‘Persons With Disability Have Right To Informed Family Planning’: CRPD Comes Out In Favour Of IVF Law
Persons with disability have the right to fully informed and enabled access to family planning and reproductive health services of their choice, the Commission for the Rights of Persons with Disability has said in a statement reiterating its support for a proposed IVF law.
“The voice of people who know that they might pass on a genetic disorder, should they decide to procreate, has been conspicuously missing in the past few weeks. Unfortunately, public discourse was effectively hijacked by those whose only connection with the subject matter is purely academic, professional or moral,” the CRPD said.
“The gargantuan stigma surrounding their condition hinders them from being as loud in voicing their concerns and aspirations without being unjustly judged.”
“Especially in these circumstances, Maltese society has the moral duty to provide a safe space for these people to speak up, rather than be silenced. For they are the experts on account of their life experience, which was not gained by proxy.”

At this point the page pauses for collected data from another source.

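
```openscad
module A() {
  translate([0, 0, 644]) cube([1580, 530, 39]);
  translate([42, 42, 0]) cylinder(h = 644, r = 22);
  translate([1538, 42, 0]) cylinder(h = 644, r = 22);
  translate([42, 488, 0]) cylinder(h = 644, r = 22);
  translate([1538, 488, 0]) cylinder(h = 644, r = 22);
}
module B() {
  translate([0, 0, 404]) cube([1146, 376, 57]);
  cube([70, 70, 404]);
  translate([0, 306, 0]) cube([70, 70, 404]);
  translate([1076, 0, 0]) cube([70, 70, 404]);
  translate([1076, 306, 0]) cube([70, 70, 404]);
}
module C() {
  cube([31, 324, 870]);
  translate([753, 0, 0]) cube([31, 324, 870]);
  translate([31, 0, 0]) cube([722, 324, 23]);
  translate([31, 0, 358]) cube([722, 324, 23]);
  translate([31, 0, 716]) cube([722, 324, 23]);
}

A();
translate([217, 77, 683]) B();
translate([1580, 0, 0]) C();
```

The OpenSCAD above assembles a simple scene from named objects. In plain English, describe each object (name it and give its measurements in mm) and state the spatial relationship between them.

A is a table with a 1580×530 mm rectangular top, 39 mm thick, top surface at z = 683 mm, supported by four round legs of 44 mm diameter, each leg's bounding box inset 20 mm from the nearest pair of top edges, running from the floor.

B is a bench: a 1146×376 mm seat slab, 57 mm thick, top at z = 461 mm, on four 70×70 mm square legs flush with the seat corners and standing on z = 0.

C is an open bookshelf. Two side panels, each 31 mm thick, 324 mm deep and 870 mm tall, stand 784 mm apart (outside-to-outside). Between them sit 3 shelves, each 23 mm thick and 324 mm deep, spanning the full gap between the sides. The bottom shelf rests on the floor (its underside at z = 0) and the clear gap between one shelf's top and the next shelf's underside is 335 mm.

The bench is on top of the table, centred. The bookshelf is against the table's +x side, with their −y faces flush.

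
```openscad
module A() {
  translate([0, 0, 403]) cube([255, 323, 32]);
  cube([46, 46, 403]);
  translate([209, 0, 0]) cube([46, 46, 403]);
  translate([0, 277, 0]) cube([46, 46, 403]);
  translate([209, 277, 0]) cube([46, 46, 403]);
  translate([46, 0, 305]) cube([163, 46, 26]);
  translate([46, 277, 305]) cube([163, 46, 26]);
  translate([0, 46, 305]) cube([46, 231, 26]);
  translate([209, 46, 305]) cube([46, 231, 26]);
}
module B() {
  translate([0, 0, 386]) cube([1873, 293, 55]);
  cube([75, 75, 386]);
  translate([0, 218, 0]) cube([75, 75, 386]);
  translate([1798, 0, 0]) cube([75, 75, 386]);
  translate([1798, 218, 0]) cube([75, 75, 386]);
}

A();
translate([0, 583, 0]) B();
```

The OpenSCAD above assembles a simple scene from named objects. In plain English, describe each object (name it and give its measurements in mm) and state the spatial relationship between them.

A is a four-legged stool. The seat is a 255×323×32 mm slab whose top surface is at z = 435 mm; four square legs, each 46×46 mm in cross-section, run from the floor (z = 0) to the underside of the seat, each flush with a corner of the seat. Four stretchers, 46 mm wide and 26 mm tall, connect adjacent legs with their undersides at z = 305 mm, each running between the inner faces of the legs it joins and aligned with the legs' outer faces on the other axis.

B is a bench: a 1873×293 mm seat slab, 55 mm thick, top at z = 441 mm, on four 75×75 mm square legs flush with the seat corners and standing on z = 0.

The bench is on the floor beside the stool on its +y side.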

The proposed new IVF legislation will allow couples to test embryos for serious genetic conditions.
If the bill passes into law, prospective parents will be allowed to screen their embryos prior to implantation. It will be limited to prospective parents with a history of serious monogenic disorders, such as gangliosidosis, Huntington’s Disease and Finnish Nephrotic Syndrome.
Some, including the PN and the Malta Foundation of Organisations for Persons With Disabilities, have come out against the bill. However, the CRPD insisted that failing to do so would place barriers on people on account of their long-term impairment.
“People who live in perpetual fear of passing on a disorder that hinders a meaningful and fulfilling life, fall squarely within this definition. Their ability to enter intimate relations, procreating or founding a family are heavily impeded, both by the probability of passing on the disorder as well as by the associated stigma,” it said.
CRPD also noted that the UNCRPD obliges Malta to “provide those health services needed by persons with disabilities specifically because of their disabilities, including early identification and intervention as appropriate, and services designed to minimize and prevent further disabilities, including among children and older persons.”
It added that it is the choice of prospective parents to decide on a voluntary basis whether to engage with the test and proceed with the implantation of a diagnosed embryo, “having listened to realities of those who took the very painful decision of not having children due to their concern of passing on their genetic disorder.”